Pathological Anatomy, Department of Cardiac, Thoracic and Vascular Sciences, University of Padua Medical School, Via A. Gabelli, 61, 35121, Padua, Italy,
Heart Fail Rev. 2013 Nov;18(6):673-81. doi: 10.1007/s10741-012-9355-6.

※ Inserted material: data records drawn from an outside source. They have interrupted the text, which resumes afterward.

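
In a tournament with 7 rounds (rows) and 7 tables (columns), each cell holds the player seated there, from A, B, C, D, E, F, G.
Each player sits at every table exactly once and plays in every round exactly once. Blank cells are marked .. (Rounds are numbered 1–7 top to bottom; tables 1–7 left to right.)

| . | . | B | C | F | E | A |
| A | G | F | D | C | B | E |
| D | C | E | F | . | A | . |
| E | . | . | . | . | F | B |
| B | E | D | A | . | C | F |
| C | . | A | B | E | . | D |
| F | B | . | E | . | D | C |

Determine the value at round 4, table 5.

D

Round 1, table 1: round 1 has {A, B, C, E, F} and table 1 has {A, B, C, D, E, F}, leaving only G.
Round 1, table 2: round 1 has {A, B, C, E, F, G} and table 2 has {B, C, E, G}, leaving only D.
Round 3, table 7: round 3 has {A, C, D, E, F} and table 7 has {A, B, C, D, E, F}, leaving only G.
Round 3, table 5: round 3 has {A, C, D, E, F, G} and table 5 has {C, E, F}, leaving only B.
Round 4, table 2: round 4 has {B, E, F} and table 2 has {B, C, D, E, G}, leaving only A.
Round 4, table 4: round 4 has {A, B, E, F} and table 4 has {A, B, C, D, E, F}, leaving only G.
Round 4 already has {A, B, E, F, G} and table 5 already has {B, C, E, F}, so round 4, table 5 must be D.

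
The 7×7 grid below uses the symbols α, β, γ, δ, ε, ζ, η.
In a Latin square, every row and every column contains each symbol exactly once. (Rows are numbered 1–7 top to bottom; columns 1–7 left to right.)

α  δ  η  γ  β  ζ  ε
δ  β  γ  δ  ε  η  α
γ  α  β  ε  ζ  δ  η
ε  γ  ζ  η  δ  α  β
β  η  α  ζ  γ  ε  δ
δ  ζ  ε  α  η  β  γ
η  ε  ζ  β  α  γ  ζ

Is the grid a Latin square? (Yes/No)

No

Row 2 contains δ twice (at columns 1 and 4); row 7 is also not a permutation.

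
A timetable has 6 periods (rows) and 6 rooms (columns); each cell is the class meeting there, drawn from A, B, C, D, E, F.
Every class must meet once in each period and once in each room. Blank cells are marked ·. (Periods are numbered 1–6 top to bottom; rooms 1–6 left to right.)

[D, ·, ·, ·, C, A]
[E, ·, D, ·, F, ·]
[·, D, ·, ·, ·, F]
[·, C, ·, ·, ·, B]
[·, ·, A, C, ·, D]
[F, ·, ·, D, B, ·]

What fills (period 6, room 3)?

Period 2, room 6: period 2 has {D, E, F} and room 6 has {A, B, D, F}, leaving only C.
Period 4, room 1: period 4 has {B, C} and room 1 has {D, E, F}, leaving only A.
Period 5, room 1: period 5 has {A, C, D} and room 1 has {A, D, E, F}, leaving only B.
Period 3, room 1: period 3 has {D, F} and room 1 has {A, B, D, E, F}, leaving only C.
Period 5, room 5: period 5 has {A, B, C, D} and room 5 has {B, C, F}, leaving only E.
Period 3, room 5: period 3 has {C, D, F} and room 5 has {B, C, E, F}, leaving only A.
Period 4, room 5: period 4 has {A, B, C} and room 5 has {A, B, C, E, F}, leaving only D.
Period 5, room 2: period 5 has {A, B, C, D, E} and room 2 has {C, D}, leaving only F.
Period 6, room 6: period 6 has {B, D, F} and room 6 has {A, B, C, D, F}, leaving only E.
Period 6 already has {B, D, E, F} and room 3 already has {A, D}, so period 6, room 3 must be C.

C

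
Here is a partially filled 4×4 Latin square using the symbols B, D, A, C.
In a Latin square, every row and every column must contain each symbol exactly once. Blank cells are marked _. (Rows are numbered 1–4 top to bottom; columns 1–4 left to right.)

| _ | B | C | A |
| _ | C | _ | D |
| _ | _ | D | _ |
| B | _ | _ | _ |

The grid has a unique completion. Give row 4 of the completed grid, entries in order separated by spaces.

B D A C

Row 4, column 3: row 4 has {B} and column 3 has {D, C}, leaving only A.
Row 4, column 2: row 4 has {B, A} and column 2 has {B, C}, leaving only D.
Row 4, column 4: row 4 has {B, D, A} and column 4 has {D, A}, leaving only C.
So row 4 reads: B D A C.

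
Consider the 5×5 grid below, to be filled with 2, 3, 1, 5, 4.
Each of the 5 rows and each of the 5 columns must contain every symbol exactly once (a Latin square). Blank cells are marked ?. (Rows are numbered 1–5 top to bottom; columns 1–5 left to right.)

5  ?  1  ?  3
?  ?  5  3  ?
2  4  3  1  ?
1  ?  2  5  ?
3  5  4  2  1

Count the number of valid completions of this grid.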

In the WHO 1996 classification of cardiomyopathies, myocarditis is defined as an "inflammatory disease of the myocardium associated with cardiac dysfunction" and is listed among "specific cardiomyopathies". Myocarditis is diagnosed on endomyocardial biopsy (EMB) by established histological, immunological, and immunohistochemical criteria, and molecular techniques are recommended to identify viral etiology. Infectious, autoimmune, and idiopathic forms of inflammatory cardiomyopathy are recognized that may lead to dilated cardiomyopathy. According to Dallas criteria, myocarditis is diagnosed in the setting of an "inflammatory infiltrate of the myocardium with necrosis and/or degeneration of adjacent myocytes, not typical of ischemic damage associated with coronary artery disease". The majority of experts in the field agree that an actual increase in sensitivity of EMB has now been reached by using immunohistochemistry together with histology. A value of >14 leukocytes/mm(2) with the presence of T lymphocytes >7 cells/mm(2) has been considered a realistic cut off to reach a diagnosis of myocarditis. The development of molecular biological techniques, particularly amplification methods like polymerase chain reaction (PCR) or nested-PCR, allows the detection of low copy viral genomes even from an extremely small amount of tissue such as in EMB specimens. Positive PCR results obtained on EMB should always be accompanied by a parallel investigation on blood samples collected at the time of the EMB. According to the recent Association for European Cardiovascular Pathology guidelines, optimal specimen procurement and triage indicates at least three, preferably four, EMB fragments, each 1-2 mm in size, that should immediately be fixed in 10 % buffered formalin at room temperature for light microscopic examination. In expected focal myocardial lesions, additional sampling is recommended. Moreover, one or two specimens should be snap-frozen in liquid nitrogen and stored at -80 °C or alternatively stored in RNA-later for possible molecular tests or specific stains. A sample of peripheral blood (5-10 ml) in EDTA or citrate from patients with suspected myocarditis allows molecular testing for the same viral genomes sought in the myocardial tissue.
在世界卫生组织 1996 年的心肌病分类中,心肌炎被定义为“心肌的炎症性疾病,伴有心功能障碍”,并被列为“特定心肌病”之一。心肌炎通过组织学、免疫学和免疫组织化学标准的心肌内膜活检(EMB)进行诊断,建议采用分子技术来确定病毒病因。已识别出感染性、自身免疫性和特发性炎症性心肌病,它们可能导致扩张型心肌病。根据达拉斯标准,当“心肌炎症浸润伴有心肌细胞坏死和/或变性,而不是与冠状动脉疾病相关的缺血性损伤的典型表现”时,诊断为心肌炎。该领域的大多数专家都认为,通过使用免疫组织化学与组织学相结合,现在已经达到了 EMB 的实际灵敏度提高。认为白细胞计数>14/毫米^2,且 T 淋巴细胞计数>7/毫米^2是诊断心肌炎的一个现实的截断值。分子生物学技术的发展,特别是聚合酶链反应(PCR)或巢式-PCR 等扩增方法,允许即使从 EMB 标本等极少量组织中检测到低拷贝数的病毒基因组。在 EMB 上获得的阳性 PCR 结果应始终伴随同时对 EMB 采集时收集的血液样本进行平行研究。根据最近的欧洲心血管病理学协会指南,最佳标本采集和分类指示至少采集三个,最好是四个,每个 1-2 毫米大小的 EMB 片段,这些片段应立即在室温下用 10%缓冲福尔马林固定,以便进行光镜检查。在预期的局灶性心肌病变中,建议进一步取样。此外,建议对一个或两个标本进行快速冷冻在液氮中,并在-80°C 下储存,或者在 RNA 后储存,以备可能进行分子检测或特定染色。从疑似心肌炎患者中采集的 5-10 毫升 EDTA 或柠檬酸盐抗凝血的外周血样本允许对心肌组织中寻找的相同病毒基因组进行分子检测。